Севастополь. Приморский бульвар (https://infourok.ru/klassnyj-chas-nasha-pobeda-gorod-geroj-sevastopol-4326222.html)
Севастополь. Приморский бульвар (https://infourok.ru/klassnyj-chas-nasha-pobeda-gorod-geroj-sevastopol-4326222.html)

Увлекательное чтение, но предполагаемая аудитория не слишком велика. Тех, кто не бывал в Севастополе и предпочитает проводить отпуск за пределами отчизны, эта повесть вряд ли заинтересует. Хотя ряды последних, ныне, по объективным причинам, могут сильно поредеть. У остальных же появляется шанс посетить Севастополь, а любовь к нему придет сама собой. Вернее, город сам об этом позаботится.

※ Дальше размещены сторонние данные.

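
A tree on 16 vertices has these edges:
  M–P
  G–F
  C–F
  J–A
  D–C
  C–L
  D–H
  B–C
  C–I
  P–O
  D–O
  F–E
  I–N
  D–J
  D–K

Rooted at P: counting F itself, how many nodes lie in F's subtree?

3

Descendants of F (including itself): F, E, G. That's 3.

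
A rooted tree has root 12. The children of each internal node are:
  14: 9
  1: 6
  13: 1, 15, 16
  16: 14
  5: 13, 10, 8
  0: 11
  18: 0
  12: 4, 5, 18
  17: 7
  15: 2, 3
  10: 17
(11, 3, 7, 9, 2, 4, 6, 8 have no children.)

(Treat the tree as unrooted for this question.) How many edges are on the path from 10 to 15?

3

Walking from 10: 10 - 5 - 13 - 15. Length 3.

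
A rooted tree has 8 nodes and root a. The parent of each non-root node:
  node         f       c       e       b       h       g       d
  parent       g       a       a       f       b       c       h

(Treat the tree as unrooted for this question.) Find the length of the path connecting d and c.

5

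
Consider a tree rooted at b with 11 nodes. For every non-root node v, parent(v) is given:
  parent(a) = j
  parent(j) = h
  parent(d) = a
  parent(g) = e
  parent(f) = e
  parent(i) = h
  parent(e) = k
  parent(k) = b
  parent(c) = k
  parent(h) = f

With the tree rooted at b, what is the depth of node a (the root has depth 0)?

6

Climbing from a to the root: a – j – h – f – e – k – b. That's 6 steps.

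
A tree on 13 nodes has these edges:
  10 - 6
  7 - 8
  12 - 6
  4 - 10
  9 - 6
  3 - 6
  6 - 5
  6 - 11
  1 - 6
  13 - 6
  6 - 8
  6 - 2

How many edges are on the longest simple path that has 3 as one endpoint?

A farthest node from 3 is 4 (7 also at distance 3).
The path 3–6–10–4 has 3 edges.

3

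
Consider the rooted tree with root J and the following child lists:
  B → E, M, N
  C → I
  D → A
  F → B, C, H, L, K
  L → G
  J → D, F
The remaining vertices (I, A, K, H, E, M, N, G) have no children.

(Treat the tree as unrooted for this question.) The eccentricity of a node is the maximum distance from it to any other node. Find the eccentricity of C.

A farthest node from C is A.
The path C–F–J–D–A has 4 edges.

4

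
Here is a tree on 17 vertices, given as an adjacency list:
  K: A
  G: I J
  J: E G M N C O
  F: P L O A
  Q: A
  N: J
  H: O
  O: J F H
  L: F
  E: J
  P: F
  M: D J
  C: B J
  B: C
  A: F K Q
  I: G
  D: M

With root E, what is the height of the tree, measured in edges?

K sits deepest: E → J → O → F → A → K — 5 edges from the root.

5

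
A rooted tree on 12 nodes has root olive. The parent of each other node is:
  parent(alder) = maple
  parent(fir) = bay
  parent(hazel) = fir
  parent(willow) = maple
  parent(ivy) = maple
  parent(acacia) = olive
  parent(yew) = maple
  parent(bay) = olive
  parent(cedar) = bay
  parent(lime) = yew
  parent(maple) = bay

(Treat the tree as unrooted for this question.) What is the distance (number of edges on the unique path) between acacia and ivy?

4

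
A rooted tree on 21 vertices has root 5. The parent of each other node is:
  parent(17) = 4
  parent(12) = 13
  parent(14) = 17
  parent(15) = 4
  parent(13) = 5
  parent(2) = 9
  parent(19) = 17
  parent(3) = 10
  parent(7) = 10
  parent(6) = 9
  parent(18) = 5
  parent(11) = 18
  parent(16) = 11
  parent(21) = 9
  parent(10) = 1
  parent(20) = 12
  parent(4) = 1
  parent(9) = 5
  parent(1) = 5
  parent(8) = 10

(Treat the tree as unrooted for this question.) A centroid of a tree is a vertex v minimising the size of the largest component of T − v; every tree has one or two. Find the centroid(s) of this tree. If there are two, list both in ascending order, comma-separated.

5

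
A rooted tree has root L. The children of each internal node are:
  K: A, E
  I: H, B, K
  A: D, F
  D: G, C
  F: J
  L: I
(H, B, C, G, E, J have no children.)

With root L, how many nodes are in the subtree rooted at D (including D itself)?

D's subtree: {D, C, G}, size 3.

3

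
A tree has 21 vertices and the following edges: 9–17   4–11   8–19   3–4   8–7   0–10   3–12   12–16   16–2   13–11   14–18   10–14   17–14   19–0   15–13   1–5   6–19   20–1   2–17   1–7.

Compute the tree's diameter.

16

Starting from 15, a farthest node is 20 at distance 16.
One longest path: 15-13-11-4-3-12-16-2-17-14-10-0-19-8-7-1-20.
So the diameter is 16.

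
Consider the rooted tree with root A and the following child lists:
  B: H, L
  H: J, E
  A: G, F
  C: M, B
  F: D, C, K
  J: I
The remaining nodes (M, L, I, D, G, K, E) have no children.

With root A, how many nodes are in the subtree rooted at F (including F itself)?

11

Descendants of F (including itself): F, C, D, K, B, M, L, H, J, E, I. That's 11.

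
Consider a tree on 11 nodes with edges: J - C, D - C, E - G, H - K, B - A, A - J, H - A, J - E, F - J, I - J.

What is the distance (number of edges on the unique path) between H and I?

Walking from H: H–A–J–I. Length 3.

3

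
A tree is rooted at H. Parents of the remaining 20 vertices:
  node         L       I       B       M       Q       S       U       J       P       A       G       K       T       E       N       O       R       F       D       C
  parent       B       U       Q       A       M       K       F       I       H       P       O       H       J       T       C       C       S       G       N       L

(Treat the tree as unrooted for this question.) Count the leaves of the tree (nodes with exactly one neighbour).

Exactly 3 nodes have a single neighbour: D, E, R.

3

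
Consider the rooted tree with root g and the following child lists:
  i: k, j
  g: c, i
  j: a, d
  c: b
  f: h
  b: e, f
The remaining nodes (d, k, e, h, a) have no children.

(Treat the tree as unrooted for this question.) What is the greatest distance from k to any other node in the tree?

6

A farthest node from k is h.
The path k–i–g–c–b–f–h has 6 edges.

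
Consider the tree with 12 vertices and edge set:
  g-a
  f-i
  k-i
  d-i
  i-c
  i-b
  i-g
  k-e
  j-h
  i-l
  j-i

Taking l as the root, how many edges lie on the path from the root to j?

Climbing from j to the root: j – i – l. That's 2 steps.

2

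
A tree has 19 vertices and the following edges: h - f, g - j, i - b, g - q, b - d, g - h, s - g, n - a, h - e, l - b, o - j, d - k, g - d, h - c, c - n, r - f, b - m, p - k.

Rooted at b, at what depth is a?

b–d–g–h–c–n–a — 6 edges.

6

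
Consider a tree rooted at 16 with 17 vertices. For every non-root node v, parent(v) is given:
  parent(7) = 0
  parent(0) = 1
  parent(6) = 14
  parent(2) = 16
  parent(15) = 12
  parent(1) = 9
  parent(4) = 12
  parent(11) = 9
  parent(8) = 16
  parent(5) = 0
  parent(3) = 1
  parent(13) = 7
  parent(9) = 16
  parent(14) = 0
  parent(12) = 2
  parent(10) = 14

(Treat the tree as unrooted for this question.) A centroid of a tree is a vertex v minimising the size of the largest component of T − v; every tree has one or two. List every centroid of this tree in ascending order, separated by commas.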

Жанр определить не берусь. Нечто вроде дневника или заметок о жизни в Крыму и в других местах черноморского побережья от автора, в которые вклиниваются довольно неожиданно целые куски из жизни других людей; события из прошедшей недавно Гражданской войны или из еще более давних времен, например, революции 1905-го года, а также тревожащие душу лирические отступления в основном пейзажно-ландшафтного содержания, столь характерные для творческого стиля автора.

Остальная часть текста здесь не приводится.